Training time scales linearly with the size of the training dataset so we were expecting ~30 hours to train our model on an ml.p3.2xlarge instance (single GPU). To get this down to something more reasonable we wanted to use an instance with multiple GPUs running our training in parallel, hopefully keeping costs roughly constant. A quick search brought us to this distributed training section in the Hugging Face docs.
Of the two distributed training strategies described we decided to take the data parallel approach. Model parallel training, which divides layers of a single copy of the model between GPUs, seemed conceptually a bit trickier and more suited to the case where the model has a very large number of parameters and is therefore difficult to fit into memory.
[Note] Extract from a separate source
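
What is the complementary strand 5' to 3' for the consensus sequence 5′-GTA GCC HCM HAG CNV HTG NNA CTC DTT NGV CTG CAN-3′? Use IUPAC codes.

Standard pairs A↔T, G↔C; ambiguity codes pair M↔K, D↔H, V↔B, N↔N. Complement (CATCGGDGKDTCGNBDACNNTGAGHAANCBGACGTN), then reverse for 5'→3'.

5′-NTGCAGBCNAAHGAGTNNCADBNGCTDKGDGGCTAC-3′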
Since we are using the Trainer API, enabling data parallel training was as easy as adding the following distribution parameter to our Hugging Face Estimator:
distribution = {'smdistributed':{'dataparallel':{ 'enabled': True }}}
and choosing one of the supported instance types. For our availability zone this is currently one of ml.p3.16xlarge, ml.p3dn.24xlarge or ml.p4d.24xlarge, all with 8 GPUs per instance. This gives the following Estimator:
huggingface_estimator = HuggingFace( entry_point='train.py', source_dir='s3://bucket/scripts/', image_uri=TRAIN_IMAGE, instance_type='ml.p3.16xlarge', instance_count=1, role=role, hyperparameters = hyperparameters, distribution = distribution, )
When this distribution parameter is added, the Trainer will make use of the SageMaker Distributed Data Parallel Library.
The data parallel approach is to create an identical copy of the model and training script for each GPU and distribute the data in each training batch between these. These ‘batch shards’ are processed in parallel to produce separate sets of parameter updates, which are averaged using an AllReduce algorithm and applied across the model copies. This can be extended to multiple nodes (instances), each with multiple GPUs, to build up a data parallel cluster.
In practice there is some overhead associated with the intercommunication between nodes/GPUs, but the reduction in training time scales almost linearly with the number of available GPUs. In our case we cut that 30 hour estimate down to just over 5 hours, meaning it cost us roughly the same amount to train our model in a fraction of the time.